WASHINGTON— Today marks the third anniversary of the assassination of Rio de Janeiro City Council member Marielle Franco—a passionate defender of human rights, an Afro-Brazilian, a dissident, and a member of the LGBTQ community. To date, those who ordered her assassination still have not been brought to justice. Reps. Raúl M. Grijalva, Joaquín Castro, David Cicilline, Adriano Espaillat, Henry C. “Hank” Johnson, Ilhan Omar, Mark Pocan, and Susan Wild issued the following statement and affirmation of solidarity:
“We, the undersigned members of the U.S. Congress, affirm our solidarity with all those working in Brazil to bring justice and accountability in the aftermath of this attack on Brazilian democracy. We join elected officials and citizens across Brazil and around the globe in calling for a full and impartial investigation into all aspects of the case.
“We are also fully aware that, tragically, this was not an isolated incident: Violence against activists, candidates, and elected officials in Brazil has spiked in recent years, as Jair Bolsonaro has cultivated his political base by engaging in overtly violent, xenophobic, and anti-democratic rhetoric—first as a presidential candidate, and now as President.
“Credible death threats forced Brazilian member of Congress Jean Wyllys to resign and leave Brazil shortly after Bolsonaro’s inauguration.
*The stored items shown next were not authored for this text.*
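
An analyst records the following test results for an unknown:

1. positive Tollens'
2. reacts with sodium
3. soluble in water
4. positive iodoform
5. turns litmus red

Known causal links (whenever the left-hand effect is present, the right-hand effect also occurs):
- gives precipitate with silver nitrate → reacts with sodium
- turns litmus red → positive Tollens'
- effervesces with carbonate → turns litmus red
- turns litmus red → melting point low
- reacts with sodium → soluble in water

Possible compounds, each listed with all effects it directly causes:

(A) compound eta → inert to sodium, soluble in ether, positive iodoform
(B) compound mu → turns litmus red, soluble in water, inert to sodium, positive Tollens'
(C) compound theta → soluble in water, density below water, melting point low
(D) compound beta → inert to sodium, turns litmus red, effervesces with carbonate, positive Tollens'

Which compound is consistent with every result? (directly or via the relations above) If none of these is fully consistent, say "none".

Per-candidate check:
(A) compound eta — positive Tollens' NO; reacts with sodium NO; soluble in water NO; positive iodoform yes; turns litmus red NO
(B) compound mu — fails on reacts with sodium, positive iodoform (predicts inert to sodium, not reacts with sodium)
(C) compound theta — positive Tollens' NO; reacts with sodium NO; soluble in water yes; positive iodoform NO; turns litmus red NO
(D) compound beta — positive Tollens' yes; reacts with sodium NO; soluble in water NO; positive iodoform NO; turns litmus red yes
None of the listed candidates fits everything.

none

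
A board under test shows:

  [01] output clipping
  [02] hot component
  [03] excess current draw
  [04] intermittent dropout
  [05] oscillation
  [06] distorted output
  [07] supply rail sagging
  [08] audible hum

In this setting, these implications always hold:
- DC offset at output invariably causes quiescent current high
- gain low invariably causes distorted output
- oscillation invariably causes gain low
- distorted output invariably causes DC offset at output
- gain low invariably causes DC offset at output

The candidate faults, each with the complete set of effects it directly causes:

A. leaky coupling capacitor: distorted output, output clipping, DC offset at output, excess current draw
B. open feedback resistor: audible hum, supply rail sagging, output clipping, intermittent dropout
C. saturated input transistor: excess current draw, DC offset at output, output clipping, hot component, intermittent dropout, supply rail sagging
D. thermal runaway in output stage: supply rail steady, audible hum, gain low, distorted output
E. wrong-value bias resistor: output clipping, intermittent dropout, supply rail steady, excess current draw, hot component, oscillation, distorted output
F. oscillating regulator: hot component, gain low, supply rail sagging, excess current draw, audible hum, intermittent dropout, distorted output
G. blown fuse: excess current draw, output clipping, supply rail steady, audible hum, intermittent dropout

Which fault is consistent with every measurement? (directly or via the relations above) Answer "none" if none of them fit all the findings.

none

Per-candidate check:
(A) leaky coupling capacitor — does not account for hot component, intermittent dropout, oscillation, supply rail sagging, audible hum
(B) open feedback resistor — output clipping ✓; hot component ✗; excess current draw ✗; intermittent dropout ✓; oscillation ✗; distorted output ✗; supply rail sagging ✓; audible hum ✓
(C) saturated input transistor — output clipping ✓; hot component ✓; excess current draw ✓; intermittent dropout ✓; oscillation ✗; distorted output ✗; supply rail sagging ✓; audible hum ✗
(D) thermal runaway in output stage — output clipping ✗; hot component ✗; excess current draw ✗; intermittent dropout ✗; oscillation ✗; distorted output ✓; supply rail sagging ✗; audible hum ✓
(E) wrong-value bias resistor — output clipping ✓; hot component ✓; excess current draw ✓; intermittent dropout ✓; oscillation ✓; distorted output ✓; supply rail sagging ✗; audible hum ✗
(F) oscillating regulator — output clipping ✗; hot component ✓; excess current draw ✓; intermittent dropout ✓; oscillation ✗; distorted output ✓; supply rail sagging ✓; audible hum ✓
(G) blown fuse — fails on hot component, oscillation, distorted output, supply rail sagging (predicts supply rail steady, not supply rail sagging)
Every candidate fails on at least one observation.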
And a few months ago, Brazilian Congresswoman Talíria Petrone had to go into hiding due to threats to her and her family. Both of these elected officials, like Marielle Franco, belong to the same opposition party, are Afro-Brazilians, and are outspoken defenders of economic, racial, environmental, and social justice.
“As U.S. members of Congress who experienced the January 6 attack on the Capitol, we are particularly cognizant of the seriousness of violence against elected officials and democratic institutions—and the need to ensure accountability when such violence occurs. Justice must be delivered in the aftermath of Marielle Franco’s assassination, and the Brazilian government must adequately protect current elected officials, candidates, and activists against additional violence.”